When that white dandelion appeared in my imagination, it struck me as just the right “residue”—a ghostly plant. I also knew Edgar would find the mark and interpret it as evidence that he hadn’t simply imagined everything, despite being awash in the mundane details of the everyday world. Knowing Edgar, I knew he would obsess about that white spot, conclude it was a stain on his world, try to eliminate it. More importantly, I knew it would give Edgar a tiny bit of tangible evidence of what happened to his father—but evidence only to Edgar.

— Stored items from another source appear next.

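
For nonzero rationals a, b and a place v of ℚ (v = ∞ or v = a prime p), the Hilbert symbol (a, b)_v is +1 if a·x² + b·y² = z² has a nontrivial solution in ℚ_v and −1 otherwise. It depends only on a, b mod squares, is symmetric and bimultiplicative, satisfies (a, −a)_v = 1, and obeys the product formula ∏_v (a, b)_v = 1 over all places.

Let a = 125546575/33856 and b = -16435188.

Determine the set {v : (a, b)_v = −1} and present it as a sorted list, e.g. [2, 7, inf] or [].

(a, b) ≡ (7, -77) mod (ℚ^×)²; places V = {2, 3, 5, 7, 11, 23, ∞}.
(a,b)_3: α=0, u≡1; β=2, v≡1 (mod 3); (1|3)=+1, (1|3)=+1; sign (−1)^0·+1^2·+1^0 = +1.
(a,b)_∞: sgn(7)=+, sgn(-77)=−, so +1.
(a,b)_11: α=4, u≡8; β=3, v≡5 (mod 11); (8|11)=-1, (5|11)=+1; sign (−1)^0·-1^3·+1^4 = -1.
(a,b)_7: α=3, u≡4; β=3, v≡6 (mod 7); (4|7)=+1, (6|7)=-1; sign (−1)^1·+1^3·-1^3 = +1.
(a,b)_5: α=2, u≡3; β=0, v≡2 (mod 5); (3|5)=-1, (2|5)=-1; sign (−1)^0·-1^0·-1^2 = +1.
(a,b)_23: α=-2, u≡15; β=0, v≡14 (mod 23); (15|23)=-1, (14|23)=-1; sign (−1)^0·-1^0·-1^-2 = +1.
(a,b)_2: α=-6, β=2; u≡7, v≡3 (mod 8); ε(u)ε(v)=1·1, αω(v)=-6·1, βω(u)=2·0; sum ≡ 1  ⇒  -1.
|Ram(7, -77)| = 2, even; anisotropic at {2, 11}.

[2, 11]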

Many such story details appeared during the initial writing, were propagated throughout the story in the middle drafts and settled into place during the final revision. Mostly, readers don’t (and shouldn’t) notice those details, but they are essential to long-form fiction, each one a strand in the braid that holds the novel together. Only a few—like the white patch—are ever intentionally in the foreground.